「崖の上のポニョ」は宮崎駿が息子・宮崎吾朗にあてた遺言状

あてたというか、あてつけたというか。

どうにもあちこちで不可解な評判・感想がでていて、これは映画館でみるしかないと昨日無理やり時間を作って見てきました。一体どんなトリックや隠喩があるのだろうといぶかしんで見ていたのですが、パッと見は普通の映画で、しかも抑揚がない。大きな「転」を感じずにパタンと終わってしまい、自分としては狐につままれた気分で帰ってきました。

宮崎駿監督が「となりのトトロ」「崖の上のポニョ」を作る理由 ([の] のまのしわざ)

さて、そんな「崖の上のポニョ」ですが、なんと主人公のモデルは宮崎吾朗氏だというのです。

ZAKZAK そして、主人公、宗介のモデルは、何と息子の吾朗氏。宮崎監督は息子に対しこう挑発しているという。「オレの領域に土足で入ってきたのは嫌みだろうか、きっと吾朗が5歳のときに、自分が仕事にかまけていたのがいけなかったんだ。吾朗のような子を作らないためにこの作品を書こう」

モーレツお父さんだったことを自戒しているんだか、ゲド戦記の件をまだ恨みに思っているんだか、さすがは多重人格的怪物の宮崎駿監督です

一夜明け、「宗介のモデルは息子の(宮崎)吾朗」というキーワードからひとつの仮説を立てました。以下、ネタばれありです。

宗介とは5歳の主人公。父は「小金井丸」の船長。小金井とはスタジオ・ジブリがある場所で、父は帰るといって、理由もあいまいなまま帰ってこないことから、船=スタジオ・ジブリ、船長の父=宮崎駿ということは明白。

母リサを探しにポニョと宗介が出るところでは、ポニョの魔法で宗介のおもちゃの船(ポンポン船)を巨大化させますが、ここからが問題です。

船の船長とは、アニメーション製作の監督です。巨大化したポンポン船はポニョと宗介を乗せて海原を自由に走ることができます。途中大人たちを乗せた船と出会いますが宗介は大人に頼ることなく、自分の力だけでリサを探すのです。
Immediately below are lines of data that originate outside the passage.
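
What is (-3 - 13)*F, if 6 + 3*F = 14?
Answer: -128/3 ≈ -42.667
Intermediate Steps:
F = 8/3 (F = -2 + (1/3)*14 = -2 + 14/3 = 8/3 ≈ 2.6667)
(-3 - 13)*F = (-3 - 13)*(8/3) = -16*8/3 = -128/3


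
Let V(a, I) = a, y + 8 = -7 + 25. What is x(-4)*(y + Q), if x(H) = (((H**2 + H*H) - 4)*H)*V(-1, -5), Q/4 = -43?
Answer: -18144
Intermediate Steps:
Q = -172 (Q = 4*(-43) = -172)
y = 10 (y = -8 + (-7 + 25) = -8 + 18 = 10)
x(H) = -H*(-4 + 2*H**2) (x(H) = (((H**2 + H*H) - 4)*H)*(-1) = (((H**2 + H**2) - 4)*H)*(-1) = ((2*H**2 - 4)*H)*(-1) = ((-4 + 2*H**2)*H)*(-1) = (H*(-4 + 2*H**2))*(-1) = -H*(-4 + 2*H**2))
x(-4)*(y + Q) = (2*(-4)*(2 - 1*(-4)**2))*(10 - 172) = (2*(-4)*(2 - 1*16))*(-162) = (2*(-4)*(2 - 16))*(-162) = (2*(-4)*(-14))*(-162) = 112*(-162) = -18144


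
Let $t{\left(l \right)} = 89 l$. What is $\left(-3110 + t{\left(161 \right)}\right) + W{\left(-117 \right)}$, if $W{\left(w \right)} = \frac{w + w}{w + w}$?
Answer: $11220$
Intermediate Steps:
$W{\left(w \right)} = 1$ ($W{\left(w \right)} = \frac{2 w}{2 w} = 2 w \frac{1}{2 w} = 1$)
$\left(-3110 + t{\left(161 \right)}\right) + W{\left(-117 \right)} = \left(-3110 + 89 \cdot 161\right) + 1 = \left(-3110 + 14329\right) + 1 = 11219 + 1 = 11220$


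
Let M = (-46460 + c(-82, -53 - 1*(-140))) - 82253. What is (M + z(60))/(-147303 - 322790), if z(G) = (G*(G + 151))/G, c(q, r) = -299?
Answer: 128801/470093 ≈ 0.27399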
しかし道中、ろうそくは燃え尽きます。宗介は、大人からもらった予備のろうそくがあったにも関わらず、ポニョが寝てしまったために魔法の力でろうそくを大きくできず、船は止まりました。そう、ポニョの力なくしては宗介は船長として、船を動かすことができないのです。

ポニョの魔法とは「アニメーション」の魔法であり、ポニョの力とはスタッフの力です。映画「ゲド戦記」でアニメーションの経験がまったくない宮崎吾朗が突然監督を務め、スタッフの力を借りて映画を完成させました。つまりポニョの力=スタッフの力により、宗介=吾朗は監督をやることができたのです。

そしてラストシーン。

ポニョが人間となって魔法の力を失うこと、そして人間となったポニョを一生面倒を見ることを宗介に迫ります。そして宗介はそれを約束するのですが、これはつまり、一度アニメーションをやった宮崎吾朗に対して、一生アニメーションをやり、スタジオ・ジブリとアニメーションの未来を担えと迫っているように感じます。現在のところ映画「ゲド戦記」以降宮崎吾朗はアニメーション製作を行っていません。父・宮崎駿の領域に土足で踏み込んできたのにもかかわらず、1回きりでアニメーションから離れた意気地なしの息子に対しての強烈なあてつけです。

宮崎駿監督にとって、ポニョが長編アニメーション最後の作品と言われています。その最後の作品で、主人公は息子・宮崎吾朗をモデルにし、CGを使わず手書きアニメーションの魔法で、人に夢を与えることを見せつけたのです。これを遺言状といわずして、なんといいましょう。

「吾朗のような子を作らないためにも」というのは、宮崎吾朗氏が果たさなかった「約束」を、子供たちに果たしてほしいという願望のようです。

相変わらずひねくれているというか、なんというか。